The DA’s recent jobs march may have been a bid to join the global trend of the middle class taking to the streets, says Peter Fabricius.
DA leader Helen Zille has taken quite a lot of flak for her party’s recent jobs march on Luthuli House.
Her critics found it incongruous that a bourgeois party was indulging in the political tactics of the working class.
But maybe Zille knew more than they; from Egypt to Turkey, from Thailand to Ukraine, the global middle class is taking to the streets, and often bringing down governments.
In an essay in the Wall Street Journal last year, titled The Middle Class Revolution, the American political scientist Francis Fukuyama says the political turmoil across the world today has a common theme: the failure of governments to meet the rising expectations of a new middle class that is relatively prosperous and educated.
These protests, in Turkey, Brazil, Tunisia, Egypt and elsewhere, have been led not by the poor, but by young people with above-average levels of education and income, using Facebook and Twitter to organise.
The sudden fall of Ukrainian President Viktor Yanukovych last week was a stunning demonstration of this phenomenon.
The demonstrators who toppled him seemed to be motivated more by the economic implications of his reneging on a co-operation agreement with the EU, than by any of the cultural and geopolitical factors at play.
In Thailand, Prime Minister Jingluck Shinawatra is also struggling for survival against largely middle-class street demonstrators incensed by her populist policies.
Brazilian President Dilma Rousseff, leader of the Workers’ Party, was evidently stunned last year by something similar, though on a smaller scale – violent street demonstrations sparked by dissatisfaction with bus services.
This is not to say that such upheavals have all or entirely been reverse class revolutions in the sense of pitting middle-class demonstrators against working-class incumbent regimes.
The 2011 revolutions that toppled Hosni Mubarak in Egypt and Zine El Abidine Ben Ali in Tunisia were also largely led by the middle class. But their targets were simply autocratic and extremely corrupt regimes, themselves supported by crony capitalists.
And this is a thread that runs through all of the middle-class revolutions.
Rousseff’s unionist supporters believe the Brazilian protests were largely a backlash against the successful pro-poor policies instituted by her predecessor, Lula da Silva, and continued by herself, which have made a dramatic impact on inequality (and are envied by many South African leftists).

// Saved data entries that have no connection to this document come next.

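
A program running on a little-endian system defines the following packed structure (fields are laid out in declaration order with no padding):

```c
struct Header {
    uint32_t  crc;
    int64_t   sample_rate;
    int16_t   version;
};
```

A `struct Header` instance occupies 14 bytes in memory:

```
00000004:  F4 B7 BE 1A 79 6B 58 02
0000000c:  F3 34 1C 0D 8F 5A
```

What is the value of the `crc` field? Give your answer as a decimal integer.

`crc` is the first field, at byte offset 0, occupying 4 bytes.
Bytes at offsets 0..3: F4 B7 BE 1A.
Little-endian: lowest address holds the least-significant byte.
Reassemble most-significant byte first: 1A BE B7 F4 → 0x1ABEB7F4.
0x1ABEB7F4 = 448706548.

448706548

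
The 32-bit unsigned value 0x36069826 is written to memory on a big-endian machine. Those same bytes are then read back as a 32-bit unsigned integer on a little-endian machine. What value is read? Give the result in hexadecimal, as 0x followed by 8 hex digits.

Stored big-endian, the bytes at ascending addresses are 36 06 98 26.
Read back as little-endian, the first byte is least significant, giving 0x26980636.

0x26980636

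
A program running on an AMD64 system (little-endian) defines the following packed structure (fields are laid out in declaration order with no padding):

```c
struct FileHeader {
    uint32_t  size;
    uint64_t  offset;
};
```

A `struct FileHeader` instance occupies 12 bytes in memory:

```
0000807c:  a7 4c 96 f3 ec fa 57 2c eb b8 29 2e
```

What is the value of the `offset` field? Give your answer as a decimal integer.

3326393119990610668

`offset` follows `size` (4 bytes), so it starts at byte offset 4 and occupies 8 bytes.
Bytes at offsets 4..11: EC FA 57 2C EB B8 29 2E.
Little-endian: lowest address holds the least-significant byte.
Reassemble most-significant byte first: 2E 29 B8 EB 2C 57 FA EC → 0x2E29B8EB2C57FAEC.
0x2E29B8EB2C57FAEC = 3326393119990610668.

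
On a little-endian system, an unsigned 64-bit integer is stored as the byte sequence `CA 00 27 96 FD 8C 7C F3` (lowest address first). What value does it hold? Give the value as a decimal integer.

In little-endian order the low byte comes first in memory.
Reassemble most-significant byte first: F3 7C 8C FD 96 27 00 CA → 0xF37C8CFD962700CA.
0xF37C8CFD962700CA = 17545053269102362826.

17545053269102362826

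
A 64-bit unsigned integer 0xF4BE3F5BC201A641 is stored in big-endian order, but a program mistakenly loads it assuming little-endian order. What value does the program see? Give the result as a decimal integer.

4730470392865472244

Stored big-endian, the bytes at ascending addresses are F4 BE 3F 5B C2 01 A6 41.
Read back as little-endian, the first byte is least significant, giving 0x41A601C25B3FBEF4.
0x41A601C25B3FBEF4 = 4730470392865472244.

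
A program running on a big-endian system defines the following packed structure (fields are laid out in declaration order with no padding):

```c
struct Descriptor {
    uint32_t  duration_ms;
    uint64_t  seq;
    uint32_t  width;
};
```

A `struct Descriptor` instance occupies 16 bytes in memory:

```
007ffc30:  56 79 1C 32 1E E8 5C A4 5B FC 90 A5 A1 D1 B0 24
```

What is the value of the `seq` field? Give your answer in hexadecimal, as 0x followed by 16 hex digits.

`seq` follows `duration_ms` (4 bytes), so it starts at byte offset 4 and occupies 8 bytes.
Bytes at offsets 4..11: 1E E8 5C A4 5B FC 90 A5.
Big-endian: lowest address holds the most-significant byte.
The bytes are already most-significant first: 0x1EE85CA45BFC90A5.

0x1EE85CA45BFC90A5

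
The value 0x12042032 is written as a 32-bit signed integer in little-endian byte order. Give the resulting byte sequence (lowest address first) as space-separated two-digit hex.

32 20 04 12

Split into bytes (most-significant first): 12 04 20 32.
Little-endian: lowest address holds the least-significant byte.
So at ascending addresses the bytes are 32 20 04 12.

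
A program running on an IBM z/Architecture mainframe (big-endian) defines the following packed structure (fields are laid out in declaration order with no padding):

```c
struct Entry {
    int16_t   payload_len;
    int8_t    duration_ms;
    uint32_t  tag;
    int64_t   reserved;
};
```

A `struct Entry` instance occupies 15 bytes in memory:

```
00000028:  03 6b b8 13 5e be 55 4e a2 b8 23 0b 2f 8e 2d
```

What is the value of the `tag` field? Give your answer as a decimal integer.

`tag` follows `payload_len` (2 B), `duration_ms` (1 B), so it starts at offset 2 + 1 = 3 and occupies 4 bytes.
Bytes at offsets 3..6: 13 5E BE 55.
In big-endian order the high byte comes first in memory.
The bytes are already most-significant first: 0x135EBE55.
0x135EBE55 = 324976213.

324976213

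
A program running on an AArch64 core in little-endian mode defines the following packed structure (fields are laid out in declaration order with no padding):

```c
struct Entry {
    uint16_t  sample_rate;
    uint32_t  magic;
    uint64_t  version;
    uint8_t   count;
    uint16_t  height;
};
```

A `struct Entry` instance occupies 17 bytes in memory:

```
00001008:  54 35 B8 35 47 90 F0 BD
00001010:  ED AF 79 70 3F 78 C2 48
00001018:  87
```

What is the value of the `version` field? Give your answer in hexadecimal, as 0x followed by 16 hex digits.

`version` follows `sample_rate` (2 B), `magic` (4 B), so it starts at offset 2 + 4 = 6 and occupies 8 bytes.
Bytes at offsets 6..13: F0 BD ED AF 79 70 3F 78.
Little-endian stores the least-significant byte at the lowest address.
Reassemble most-significant byte first: 78 3F 70 79 AF ED BD F0 → 0x783F7079AFEDBDF0.

0x783F7079AFEDBDF0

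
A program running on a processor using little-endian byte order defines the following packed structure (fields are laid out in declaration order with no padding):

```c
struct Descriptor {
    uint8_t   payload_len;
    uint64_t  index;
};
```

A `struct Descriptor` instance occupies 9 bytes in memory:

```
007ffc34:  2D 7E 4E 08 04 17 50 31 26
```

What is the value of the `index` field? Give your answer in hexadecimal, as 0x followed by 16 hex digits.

0x2631501704084E7E

`index` follows `payload_len` (1 byte), so it starts at byte offset 1 and occupies 8 bytes.
Bytes at offsets 1..8: 7E 4E 08 04 17 50 31 26.
Little-endian stores the least-significant byte at the lowest address.
Reassemble most-significant byte first: 26 31 50 17 04 08 4E 7E → 0x2631501704084E7E.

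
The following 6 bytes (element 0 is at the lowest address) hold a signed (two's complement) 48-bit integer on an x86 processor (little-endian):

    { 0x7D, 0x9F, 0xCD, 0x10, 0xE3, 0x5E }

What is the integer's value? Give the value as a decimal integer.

104329332498301

In little-endian order the low byte comes first in memory.
Reassemble most-significant byte first: 5E E3 10 CD 9F 7D → 0x5EE310CD9F7D.
0x5EE310CD9F7D = 104329332498301.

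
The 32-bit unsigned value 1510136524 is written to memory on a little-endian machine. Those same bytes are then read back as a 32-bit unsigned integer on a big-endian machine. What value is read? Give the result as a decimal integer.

3436839514

1510136524 in 32-bit hexadecimal is 0x5A02DACC.
Stored little-endian, the bytes at ascending addresses are CC DA 02 5A.
Read back as big-endian, the last byte is least significant, giving 0xCCDA025A.
0xCCDA025A = 3436839514.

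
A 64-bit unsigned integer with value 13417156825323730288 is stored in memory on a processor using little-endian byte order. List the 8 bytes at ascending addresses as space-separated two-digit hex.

70 F5 20 A5 0B 51 33 BA

13417156825323730288 in hexadecimal, padded to 64 bits, is 0xBA33510BA520F570.
Split into bytes (most-significant first): BA 33 51 0B A5 20 F5 70.
Little-endian: lowest address holds the least-significant byte.
So at ascending addresses the bytes are 70 F5 20 A5 0B 51 33 BA.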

But Fukuyama contends that the Brazilian protesters were largely just venting their spleen at a government that they believed had been sucked into the same corrupt ways of all governments.
Fukuyama has been criticised by some commentators for bending the definition of middle class too much to make his point.
Such commentators note that an income of $10 (R107) a day is hardly middle class, and that in all these popular uprisings, workers have also been a decisive component.
In fact, Fukuyama concedes that point – as he concedes that the middle class has been at the forefront of most revolutions.
And he in fact goes on to say that unless the middle class has been able to broaden the revolution to include the workers and others, it has been likely to fail.
He points to Egypt as a typical example in which the middle-class, liberal-led revolution that toppled Mubarak then lost its way and allowed the Muslim Brotherhood to seize the initiative.
That of course lead to another mass protest and to the toppling of the Brotherhood’s Mohamed Mursi, although whether that was a people’s revolution or a counter-coup to restore military government is a moot point.
Fukuyama sees danger for the Chinese Communist Party as its economic reforms create a burgeoning middle class.
Perhaps Africa’s growing middle class will also flex its muscles before too long.
The ANC is no doubt also conscious of the irony that its pro-poor policies are creating a growing middle class that is often inclined to vote DA.
But the ruling party need not fear a blue revolution just yet.
The DA supporters marching on Luthuli House backed off when the first stone was thrown.